Thursday, 2 July 2015: 4:00 PM-5:30 PM
TW2.2.03 (Tower Two)
Isabelle Guérin, Cessma (Institute of Research for Development/University Paris 7 Diderot/Inalco), Paris, France
Various theories and concepts have been put forward to engage with the ambiguous relations between sexual relations, money and power. Marxist feminism has approached the control and abuse of women’s bodies and sexuality as a specific form of appropriation and exploitation by men. Looking far beyond prostitution, it has argued that sex within marriage can also be viewed as a form of exploitation and domination, the body being one of the only resources women have at their disposal.
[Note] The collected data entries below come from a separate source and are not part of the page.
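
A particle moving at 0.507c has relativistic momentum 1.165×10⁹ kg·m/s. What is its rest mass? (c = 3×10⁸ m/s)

γ = 1/√(1 - 0.507²) = 1.1602
v = 0.507 × 3×10⁸ = 1.521×10⁸ m/s
m = p/(γv) = 1.165×10⁹/(1.1602 × 1.521×10⁸) = 6.602 kg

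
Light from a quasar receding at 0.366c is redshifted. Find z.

β = 0.366
(1+β)/(1-β) = 1.366/0.634 = 2.15457
√(2.15457) = 1.4678
z = 1.4678 - 1 = 0.4678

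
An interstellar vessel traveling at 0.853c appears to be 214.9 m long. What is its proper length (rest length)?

Contracted length L = 214.9 m
γ = 1/√(1 - 0.853²) = 1.91604
L₀ = γL = 1.91604 × 214.9 = 411.8 m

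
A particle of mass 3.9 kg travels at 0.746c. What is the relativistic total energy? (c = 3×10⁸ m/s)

γ = 1/√(1 - 0.746²) = 1.5016
mc² = 3.9 × (3×10⁸)² = 3.510×10¹⁷ J
E = γmc² = 1.5016 × 3.510×10¹⁷ = 5.271×10¹⁷ J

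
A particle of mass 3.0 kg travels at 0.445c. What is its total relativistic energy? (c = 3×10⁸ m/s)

γ = 1/√(1 - 0.445²) = 1.1167
mc² = 3.0 × (3×10⁸)² = 2.700×10¹⁷ J
E = γmc² = 1.1167 × 2.700×10¹⁷ = 3.015×10¹⁷ J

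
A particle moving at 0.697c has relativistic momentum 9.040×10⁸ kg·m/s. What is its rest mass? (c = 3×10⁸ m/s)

γ = 1/√(1 - 0.697²) = 1.3946
v = 0.697 × 3×10⁸ = 2.091×10⁸ m/s
m = p/(γv) = 9.040×10⁸/(1.3946 × 2.091×10⁸) = 3.100 kg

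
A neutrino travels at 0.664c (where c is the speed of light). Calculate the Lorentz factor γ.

v/c = 0.664, so (v/c)² = 0.440896
1 - (v/c)² = 0.559104
γ = 1/√(0.559104) = 1.337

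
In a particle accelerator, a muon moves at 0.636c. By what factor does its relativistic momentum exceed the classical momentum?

p_rel = γmv, p_class = mv
Ratio = γ = 1/√(1 - 0.636²)
= 1/√(0.595504) = 1.296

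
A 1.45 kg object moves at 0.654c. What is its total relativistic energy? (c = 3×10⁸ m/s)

γ = 1/√(1 - 0.654²) = 1.322
mc² = 1.45 × (3×10⁸)² = 1.305×10¹⁷ J
E = γmc² = 1.322 × 1.305×10¹⁷ = 1.725×10¹⁷ J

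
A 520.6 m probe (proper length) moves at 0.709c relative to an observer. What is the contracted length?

Proper length L₀ = 520.6 m
γ = 1/√(1 - 0.709²) = 1.418
L = L₀/γ = 520.6/1.418 = 367.1 m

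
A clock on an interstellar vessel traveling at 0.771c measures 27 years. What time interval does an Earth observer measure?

Proper time Δt₀ = 27 years
γ = 1/√(1 - 0.771²) = 1.5703
Δt = γΔt₀ = 1.5703 × 27 = 42.40 years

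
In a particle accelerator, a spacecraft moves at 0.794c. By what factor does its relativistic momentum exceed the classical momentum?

p_rel = γmv, p_class = mv
Ratio = γ = 1/√(1 - 0.794²)
= 1/√(0.369564) = 1.645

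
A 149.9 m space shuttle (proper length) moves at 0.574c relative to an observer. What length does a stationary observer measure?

Proper length L₀ = 149.9 m
γ = 1/√(1 - 0.574²) = 1.2212
L = L₀/γ = 149.9/1.2212 = 122.7 m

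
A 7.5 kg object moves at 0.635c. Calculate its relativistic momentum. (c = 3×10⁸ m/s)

γ = 1/√(1 - 0.635²) = 1.294
v = 0.635 × 3×10⁸ = 1.905×10⁸ m/s
p = γmv = 1.294 × 7.5 × 1.905×10⁸ = 1.849×10⁹ kg·m/s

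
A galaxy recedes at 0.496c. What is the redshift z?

β = 0.496
(1+β)/(1-β) = 1.496/0.504 = 2.9683
√(2.9683) = 1.7229
z = 1.7229 - 1 = 0.7229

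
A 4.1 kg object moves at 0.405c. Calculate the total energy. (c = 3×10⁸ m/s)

γ = 1/√(1 - 0.405²) = 1.0937
mc² = 4.1 × (3×10⁸)² = 3.690×10¹⁷ J
E = γmc² = 1.0937 × 3.690×10¹⁷ = 4.036×10¹⁷ J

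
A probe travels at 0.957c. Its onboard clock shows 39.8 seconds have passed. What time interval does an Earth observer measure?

Proper time Δt₀ = 39.8 seconds
γ = 1/√(1 - 0.957²) = 3.447
Δt = γΔt₀ = 3.447 × 39.8 = 137.2 seconds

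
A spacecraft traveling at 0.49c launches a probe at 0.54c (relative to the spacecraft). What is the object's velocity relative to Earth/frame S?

u = (u' + v)/(1 + u'v/c²)
Numerator: 0.54 + 0.49 = 1.03
Denominator: 1 + 0.2646 = 1.2646
u = 1.03/1.2646 = 0.8145c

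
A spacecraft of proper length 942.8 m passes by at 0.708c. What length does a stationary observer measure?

Proper length L₀ = 942.8 m
γ = 1/√(1 - 0.708²) = 1.416
L = L₀/γ = 942.8/1.416 = 665.8 m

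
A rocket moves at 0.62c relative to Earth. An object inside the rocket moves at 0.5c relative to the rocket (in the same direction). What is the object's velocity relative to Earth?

u = (u' + v)/(1 + u'v/c²)
Numerator: 0.5 + 0.62 = 1.12
Denominator: 1 + 0.31 = 1.31
u = 1.12/1.31 = 0.8550c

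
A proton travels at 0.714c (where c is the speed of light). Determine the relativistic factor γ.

v/c = 0.714, so (v/c)² = 0.509796
1 - (v/c)² = 0.490204
γ = 1/√(0.490204) = 1.428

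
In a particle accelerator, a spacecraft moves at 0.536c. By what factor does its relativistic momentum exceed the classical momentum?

p_rel = γmv, p_class = mv
Ratio = γ = 1/√(1 - 0.536²)
= 1/√(0.712704) = 1.185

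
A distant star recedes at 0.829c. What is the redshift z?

β = 0.829
(1+β)/(1-β) = 1.829/0.171 = 10.696
√(10.696) = 3.270
z = 3.270 - 1 = 2.270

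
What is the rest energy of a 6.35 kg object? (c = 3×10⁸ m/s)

c² = (3×10⁸)² = 9.000×10¹⁶ m²/s²
E₀ = mc² = 6.35 × 9.000×10¹⁶ = 5.715×10¹⁷ J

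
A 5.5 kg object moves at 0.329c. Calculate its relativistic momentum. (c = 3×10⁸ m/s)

γ = 1/√(1 - 0.329²) = 1.059
v = 0.329 × 3×10⁸ = 9.870×10⁷ m/s
p = γmv = 1.059 × 5.5 × 9.870×10⁷ = 5.749×10⁸ kg·m/s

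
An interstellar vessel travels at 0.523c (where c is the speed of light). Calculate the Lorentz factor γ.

v/c = 0.523, so (v/c)² = 0.273529
1 - (v/c)² = 0.726471
γ = 1/√(0.726471) = 1.173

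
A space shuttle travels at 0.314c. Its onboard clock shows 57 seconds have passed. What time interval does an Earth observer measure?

Proper time Δt₀ = 57 seconds
γ = 1/√(1 - 0.314²) = 1.0533
Δt = γΔt₀ = 1.0533 × 57 = 60.04 seconds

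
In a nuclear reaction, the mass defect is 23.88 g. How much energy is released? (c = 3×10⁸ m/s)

Convert mass defect: Δm = 23.88 g = 0.02388 kg
E = Δm·c² = 0.02388 × (3×10⁸)²
= 0.02388 × 9×10¹⁶ = 2.149×10¹⁵ J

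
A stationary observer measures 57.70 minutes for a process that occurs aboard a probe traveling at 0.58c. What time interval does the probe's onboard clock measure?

Dilated time Δt = 57.70 minutes
γ = 1/√(1 - 0.58²) = 1.2276
Δt₀ = Δt/γ = 57.70/1.2276 = 47.00 minutes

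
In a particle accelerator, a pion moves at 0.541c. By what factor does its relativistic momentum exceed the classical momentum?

p_rel = γmv, p_class = mv
Ratio = γ = 1/√(1 - 0.541²)
= 1/√(0.707319) = 1.189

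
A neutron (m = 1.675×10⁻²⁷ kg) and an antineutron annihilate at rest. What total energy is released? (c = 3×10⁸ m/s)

Both particles have the same rest mass, so total mass = 2m
E = 2m·c² = 2 × 1.675×10⁻²⁷ × (3×10⁸)²
= 2 × 1.675×10⁻²⁷ × 9×10¹⁶
= 3.015×10⁻¹⁰ J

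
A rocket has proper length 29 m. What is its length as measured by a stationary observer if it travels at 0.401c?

Proper length L₀ = 29 m
γ = 1/√(1 - 0.401²) = 1.0916
L = L₀/γ = 29/1.0916 = 26.57 m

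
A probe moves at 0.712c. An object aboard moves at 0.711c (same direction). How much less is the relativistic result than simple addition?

Classical: u' + v = 0.711 + 0.712 = 1.423c
Relativistic: u = (0.711 + 0.712)/(1 + 0.506232) = 1.423/1.506232 = 0.9447c
Difference: 1.423 - 0.9447 = 0.4783c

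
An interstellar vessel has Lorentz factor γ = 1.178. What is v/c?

From γ = 1/√(1 - v²/c²):
1/γ² = 1/1.178² = 0.7206
v²/c² = 1 - 0.7206 = 0.2794
v/c = √(0.2794) = 0.5286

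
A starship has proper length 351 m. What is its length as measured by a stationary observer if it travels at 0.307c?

Proper length L₀ = 351 m
γ = 1/√(1 - 0.307²) = 1.0507
L = L₀/γ = 351/1.0507 = 334.1 m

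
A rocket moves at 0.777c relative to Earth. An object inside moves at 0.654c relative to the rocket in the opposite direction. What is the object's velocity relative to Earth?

Object's velocity in rocket frame is u' = -0.654c
u = (u' + v)/(1 + u'v/c²) = (v - 0.654)/(1 - 0.654·v/c²)
Numerator: 0.777 - 0.654 = 0.123
Denominator: 1 - 0.508158 = 0.491842
u = 0.123/0.491842 = 0.2501c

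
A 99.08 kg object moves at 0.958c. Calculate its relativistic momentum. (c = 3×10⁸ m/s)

γ = 1/√(1 - 0.958²) = 3.4871
v = 0.958 × 3×10⁸ = 2.874×10⁸ m/s
p = γmv = 3.4871 × 99.08 × 2.874×10⁸ = 9.930×10¹⁰ kg·m/s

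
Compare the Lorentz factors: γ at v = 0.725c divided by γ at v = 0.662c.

γ₁ = 1/√(1 - 0.725²) = 1.452
γ₂ = 1/√(1 - 0.662²) = 1.334
γ₁/γ₂ = 1.452/1.334 = 1.088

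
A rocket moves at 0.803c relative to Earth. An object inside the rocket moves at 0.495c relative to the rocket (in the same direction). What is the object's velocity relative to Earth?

u = (u' + v)/(1 + u'v/c²)
Numerator: 0.495 + 0.803 = 1.298
Denominator: 1 + 0.397485 = 1.397485
u = 1.298/1.397485 = 0.9288c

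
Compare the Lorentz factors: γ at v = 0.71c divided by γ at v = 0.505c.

γ₁ = 1/√(1 - 0.71²) = 1.4200
γ₂ = 1/√(1 - 0.505²) = 1.1586
γ₁/γ₂ = 1.4200/1.1586 = 1.226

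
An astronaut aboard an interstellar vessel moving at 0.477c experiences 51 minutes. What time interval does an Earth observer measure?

Proper time Δt₀ = 51 minutes
γ = 1/√(1 - 0.477²) = 1.1378
Δt = γΔt₀ = 1.1378 × 51 = 58.03 minutes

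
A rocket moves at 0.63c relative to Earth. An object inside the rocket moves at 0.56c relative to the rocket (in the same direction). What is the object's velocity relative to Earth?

u = (u' + v)/(1 + u'v/c²)
Numerator: 0.56 + 0.63 = 1.19
Denominator: 1 + 0.3528 = 1.3528
u = 1.19/1.3528 = 0.8797c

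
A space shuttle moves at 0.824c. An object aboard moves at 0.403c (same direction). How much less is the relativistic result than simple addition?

Classical: u' + v = 0.403 + 0.824 = 1.227c
Relativistic: u = (0.403 + 0.824)/(1 + 0.332072) = 1.227/1.332072 = 0.9211c
Difference: 1.227 - 0.9211 = 0.3059c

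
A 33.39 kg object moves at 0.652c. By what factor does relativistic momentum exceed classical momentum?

p_rel = γmv, p_class = mv
Ratio = γ = 1/√(1 - 0.652²) = 1.319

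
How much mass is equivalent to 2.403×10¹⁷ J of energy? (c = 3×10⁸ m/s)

From E = mc², we get m = E/c²
c² = (3×10⁸)² = 9×10¹⁶ m²/s²
m = 2.403×10¹⁷ / 9×10¹⁶ = 2.670 kg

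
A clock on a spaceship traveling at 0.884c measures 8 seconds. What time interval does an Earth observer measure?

Proper time Δt₀ = 8 seconds
γ = 1/√(1 - 0.884²) = 2.139
Δt = γΔt₀ = 2.139 × 8 = 17.11 seconds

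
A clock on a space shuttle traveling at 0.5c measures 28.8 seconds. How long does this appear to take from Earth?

Proper time Δt₀ = 28.8 seconds
γ = 1/√(1 - 0.5²) = 1.155
Δt = γΔt₀ = 1.155 × 28.8 = 33.26 seconds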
The anthropologist Paula Tabet has championed “sexual-economic exchange” as a term for the full continuum of relations wherein a man gives any kind of compensation for a woman’s sexual services. Rather than opposing or subsuming sexual relations within prostitution and marriage, she argues that women in reality negotiate various resources through such a continuum of sexual transactions. Women’s bargaining power depends on many different structural and contingent factors. These include the statuses of women and men’s sexuality, the sexual division of labour and unequal access to resources and assets.
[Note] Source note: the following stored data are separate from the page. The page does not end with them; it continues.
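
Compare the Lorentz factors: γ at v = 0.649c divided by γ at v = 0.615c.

γ₁ = 1/√(1 - 0.649²) = 1.314
γ₂ = 1/√(1 - 0.615²) = 1.268
γ₁/γ₂ = 1.314/1.268 = 1.036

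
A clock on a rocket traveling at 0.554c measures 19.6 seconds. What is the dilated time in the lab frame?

Proper time Δt₀ = 19.6 seconds
γ = 1/√(1 - 0.554²) = 1.201
Δt = γΔt₀ = 1.201 × 19.6 = 23.54 seconds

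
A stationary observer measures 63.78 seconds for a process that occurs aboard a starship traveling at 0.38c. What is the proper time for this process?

Dilated time Δt = 63.78 seconds
γ = 1/√(1 - 0.38²) = 1.081
Δt₀ = Δt/γ = 63.78/1.081 = 59.00 seconds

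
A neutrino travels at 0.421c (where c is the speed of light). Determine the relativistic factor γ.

v/c = 0.421, so (v/c)² = 0.177241
1 - (v/c)² = 0.822759
γ = 1/√(0.822759) = 1.102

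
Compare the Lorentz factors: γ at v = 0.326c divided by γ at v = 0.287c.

γ₁ = 1/√(1 - 0.326²) = 1.058
γ₂ = 1/√(1 - 0.287²) = 1.044
γ₁/γ₂ = 1.058/1.044 = 1.013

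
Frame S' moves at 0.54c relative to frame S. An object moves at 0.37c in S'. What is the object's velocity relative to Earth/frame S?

u = (u' + v)/(1 + u'v/c²)
Numerator: 0.37 + 0.54 = 0.91
Denominator: 1 + 0.1998 = 1.1998
u = 0.91/1.1998 = 0.7585c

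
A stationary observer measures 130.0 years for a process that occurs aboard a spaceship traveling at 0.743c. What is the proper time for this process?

Dilated time Δt = 130.0 years
γ = 1/√(1 - 0.743²) = 1.494
Δt₀ = Δt/γ = 130.0/1.494 = 87.01 years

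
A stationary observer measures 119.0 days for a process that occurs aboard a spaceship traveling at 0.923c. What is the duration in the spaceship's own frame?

Dilated time Δt = 119.0 days
γ = 1/√(1 - 0.923²) = 2.599
Δt₀ = Δt/γ = 119.0/2.599 = 45.79 days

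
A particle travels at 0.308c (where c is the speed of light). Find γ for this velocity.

v/c = 0.308, so (v/c)² = 0.094864
1 - (v/c)² = 0.905136
γ = 1/√(0.905136) = 1.051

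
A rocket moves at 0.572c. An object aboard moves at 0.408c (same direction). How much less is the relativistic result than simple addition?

Classical: u' + v = 0.408 + 0.572 = 0.98c
Relativistic: u = (0.408 + 0.572)/(1 + 0.233376) = 0.98/1.233376 = 0.7946c
Difference: 0.98 - 0.7946 = 0.1854c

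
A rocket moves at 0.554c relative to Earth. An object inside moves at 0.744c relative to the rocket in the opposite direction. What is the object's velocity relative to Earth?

Object's velocity in rocket frame is u' = -0.744c
u = (u' + v)/(1 + u'v/c²) = (v - 0.744)/(1 - 0.744·v/c²)
Numerator: 0.554 - 0.744 = -0.19
Denominator: 1 - 0.412176 = 0.587824
u = -0.19/0.587824 = -0.3232c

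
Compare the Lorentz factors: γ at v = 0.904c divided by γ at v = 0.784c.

γ₁ = 1/√(1 - 0.904²) = 2.339
γ₂ = 1/√(1 - 0.784²) = 1.611
γ₁/γ₂ = 2.339/1.611 = 1.452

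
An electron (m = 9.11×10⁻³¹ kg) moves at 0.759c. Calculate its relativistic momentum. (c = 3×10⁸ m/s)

γ = 1/√(1 - 0.759²) = 1.536
v = 0.759 × 3×10⁸ = 2.277×10⁸ m/s
p = γmv = 1.536 × 9.11×10⁻³¹ × 2.277×10⁸ = 3.186×10⁻²² kg·m/s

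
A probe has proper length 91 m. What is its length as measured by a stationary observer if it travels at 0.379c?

Proper length L₀ = 91 m
γ = 1/√(1 - 0.379²) = 1.0806
L = L₀/γ = 91/1.0806 = 84.21 m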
Viviana Zelizer has adopted a contrasting, economic sociological approach to look at the complexity of how sentiments, emotions and monetary transactions converge. She is not interested in power relations, but in how social and intimate relations persist alongside monetary transactions.

Our paper brings together such materialist feminism and economic sociology. It draws on an ethnography we conducted over 10 years with rural South Indian women to shed light on the ambiguity of debt transactions and their complex articulation with sexual, affective and emotional relationships. Given this study’s backdrop of the rising commoditization and financialisation of everyday life, we also looked at these dynamics over time.
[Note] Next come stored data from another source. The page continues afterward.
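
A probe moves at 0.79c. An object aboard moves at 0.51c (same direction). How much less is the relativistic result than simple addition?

Classical: u' + v = 0.51 + 0.79 = 1.3c
Relativistic: u = (0.51 + 0.79)/(1 + 0.4029) = 1.3/1.4029 = 0.9267c
Difference: 1.3 - 0.9267 = 0.3733c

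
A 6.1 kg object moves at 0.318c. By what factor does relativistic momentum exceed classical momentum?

p_rel = γmv, p_class = mv
Ratio = γ = 1/√(1 - 0.318²) = 1.055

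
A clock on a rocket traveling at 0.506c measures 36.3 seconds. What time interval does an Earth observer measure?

Proper time Δt₀ = 36.3 seconds
γ = 1/√(1 - 0.506²) = 1.1594
Δt = γΔt₀ = 1.1594 × 36.3 = 42.09 seconds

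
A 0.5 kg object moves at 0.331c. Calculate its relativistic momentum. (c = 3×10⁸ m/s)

γ = 1/√(1 - 0.331²) = 1.05974
v = 0.331 × 3×10⁸ = 9.930×10⁷ m/s
p = γmv = 1.05974 × 0.5 × 9.930×10⁷ = 5.262×10⁷ kg·m/s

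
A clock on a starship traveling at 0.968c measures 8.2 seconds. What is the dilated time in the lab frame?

Proper time Δt₀ = 8.2 seconds
γ = 1/√(1 - 0.968²) = 3.985
Δt = γΔt₀ = 3.985 × 8.2 = 32.68 seconds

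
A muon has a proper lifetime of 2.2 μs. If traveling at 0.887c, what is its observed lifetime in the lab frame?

Proper lifetime τ₀ = 2.2 μs
γ = 1/√(1 - 0.887²) = 2.1656
τ = γτ₀ = 2.1656 × 2.2 μs = 4.764 μs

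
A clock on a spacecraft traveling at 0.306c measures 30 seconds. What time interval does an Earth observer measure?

Proper time Δt₀ = 30 seconds
γ = 1/√(1 - 0.306²) = 1.0504
Δt = γΔt₀ = 1.0504 × 30 = 31.51 seconds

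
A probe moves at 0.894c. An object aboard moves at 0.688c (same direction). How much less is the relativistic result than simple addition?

Classical: u' + v = 0.688 + 0.894 = 1.582c
Relativistic: u = (0.688 + 0.894)/(1 + 0.615072) = 1.582/1.615072 = 0.9795c
Difference: 1.582 - 0.9795 = 0.6025c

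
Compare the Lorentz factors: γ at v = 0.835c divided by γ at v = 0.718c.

γ₁ = 1/√(1 - 0.835²) = 1.8174
γ₂ = 1/√(1 - 0.718²) = 1.4367
γ₁/γ₂ = 1.8174/1.4367 = 1.265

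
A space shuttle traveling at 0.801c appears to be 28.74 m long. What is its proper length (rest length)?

Contracted length L = 28.74 m
γ = 1/√(1 - 0.801²) = 1.6704
L₀ = γL = 1.6704 × 28.74 = 48.01 m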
In line with Taber, we found that many women were engaged in a continuum of sexual-economic exchanges. These spanned a wide range of sexual services (from sexual intercourse to charm) and material compensation (labour, credit, social benefits, etc.). The men involved had many different statuses, be these husband, employer, lender, local politician, NGO field worker, microcredit field officer or neighbor. The quality of such social relationships also varied. We found clear cases of coercion, which were mostly based in patriarchy, but also in class and caste hierarchy. Also in evidence were ambiguous relations based in affection, love and possibly some sort of reciprocity. For such cases, the insights of economic sociology prove helpful.  We meanwhile observed two trends. Extreme coercion, such as the sexual oppression of low caste women by upper caste men, was fading away over time. But on the other hand, the growing financialisation of domestic economies was making households increasingly dependent on debt to meet their daily needs, be these based in daily survival, social and ritual events, or consumerism. This all pushes women to engage in a multiplicity of sexual-economic exchanges. Going far beyond the immediate scope of such an ethnography, our findings critically address the impact of financialisation on gender. This topic has received very little attention to date. In terms of the specific focus of our ethnography, the fact that women have both increasing financial needs and access to a widening range of financial options has had a dual effect. While the worst forms of sexual domination have are fading away, women are still engaging in multiple transactions where their body remains a resource. Sexual domination is becoming more diluted, yet diffuse and multiplied but it also has the potential to include affection, or sometimes love.